Integrin Subtypes and Nanoscale Ligand Presentation Influence Drug Sensitivity in Cancer Cells

[Image: see text] Cancer cell–matrix interactions have been shown to enhance cancer cell survival via the activation of pro-survival signaling pathways. These pathways are initiated at the site of interaction, i.e., integrins, and thus, their inhibition has been the target of therapeutic strategies. Individual roles for fibronectin-binding integrin subtypes α(v)β(3) and α(5)β(1) have been shown for various cellular processes; however, a systematic comparison of their function in adhesion-dependent chemoresistance is lacking. Here, we utilize integrin subtype-specific peptidomimetics for α(v)β(3) and α(5)β(1), both as blocking agents on fibronectin-coated surfaces and as surface-immobilized adhesion sites, in order to parse out their role in breast cancer cell survival. Block copolymer micelle nanolithography is utilized to immobilize peptidomimetics onto highly ordered gold nanoparticle arrays with biologically relevant interparticle spacings (35, 50, or 70 nm), thereby providing a platform for ascertaining the dependence of ligand spacing in chemoprotection. We show that several cellular properties—morphology, focal adhesion formation, and migration—are intricately linked to both the integrin subtype and their nanospacing.

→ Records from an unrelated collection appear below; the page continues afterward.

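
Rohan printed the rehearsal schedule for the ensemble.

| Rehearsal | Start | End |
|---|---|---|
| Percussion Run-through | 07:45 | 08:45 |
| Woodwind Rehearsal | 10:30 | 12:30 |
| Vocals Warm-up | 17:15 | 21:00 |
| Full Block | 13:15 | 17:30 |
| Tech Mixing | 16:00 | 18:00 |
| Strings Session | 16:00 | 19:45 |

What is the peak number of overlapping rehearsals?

4

Sweep the timeline, counting +1 at each start and −1 at each end (ends before starts at a tie):
07:45 start Percussion Run-through → 1
08:45 end Percussion Run-through → 0
10:30 start Woodwind Rehearsal → 1
12:30 end Woodwind Rehearsal → 0
13:15 start Full Block → 1
16:00 start Strings Session → 2
16:00 start Tech Mixing → 3
17:15 start Vocals Warm-up → 4
17:30 end Full Block → 3
18:00 end Tech Mixing → 2
19:45 end Strings Session → 1
21:00 end Vocals Warm-up → 0
Peak is 4, at 17:15 (Full Block, Strings Session, Tech Mixing, Vocals Warm-up).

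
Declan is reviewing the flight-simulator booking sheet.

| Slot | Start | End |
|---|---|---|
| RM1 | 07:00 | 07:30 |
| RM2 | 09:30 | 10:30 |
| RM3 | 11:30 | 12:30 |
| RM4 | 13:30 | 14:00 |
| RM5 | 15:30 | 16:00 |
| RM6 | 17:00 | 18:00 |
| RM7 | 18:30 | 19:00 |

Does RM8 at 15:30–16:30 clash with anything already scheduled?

RM1: ends 07:30 at or before RM8 starts 15:30 → clear.
RM2: ends 10:30 at or before RM8 starts 15:30 → clear.
RM3: ends 12:30 at or before RM8 starts 15:30 → clear.
RM4: ends 14:00 at or before RM8 starts 15:30 → clear.
RM5: starts 15:30 before RM8 ends 16:30, and ends 16:00 after RM8 starts 15:30 → overlap.
RM6: starts 17:00 at or after RM8 ends 16:30 → clear.
RM7: starts 18:30 at or after RM8 ends 16:30 → clear.
RM8 overlaps RM5.

Yes — it overlaps RM5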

Importantly, we show that chemotherapeutic drug sensitivity is highly dependent on both parameters, with smaller ligand spacing generally hindering survival. Furthermore, we identify ligand type-specific patterns of drug sensitivity, with enhanced chemosurvival when cells engage α(v)β(3) vs α(5)β(1) on fibronectin; however, this is heavily reliant on nanoscale spacing, as the opposite is observed when ligands are spaced at 70 nm. These data imply that even nanoscale alterations in extracellular matrix properties have profound effects on cancer cell survival and can thus inform future therapies and drug testing platforms.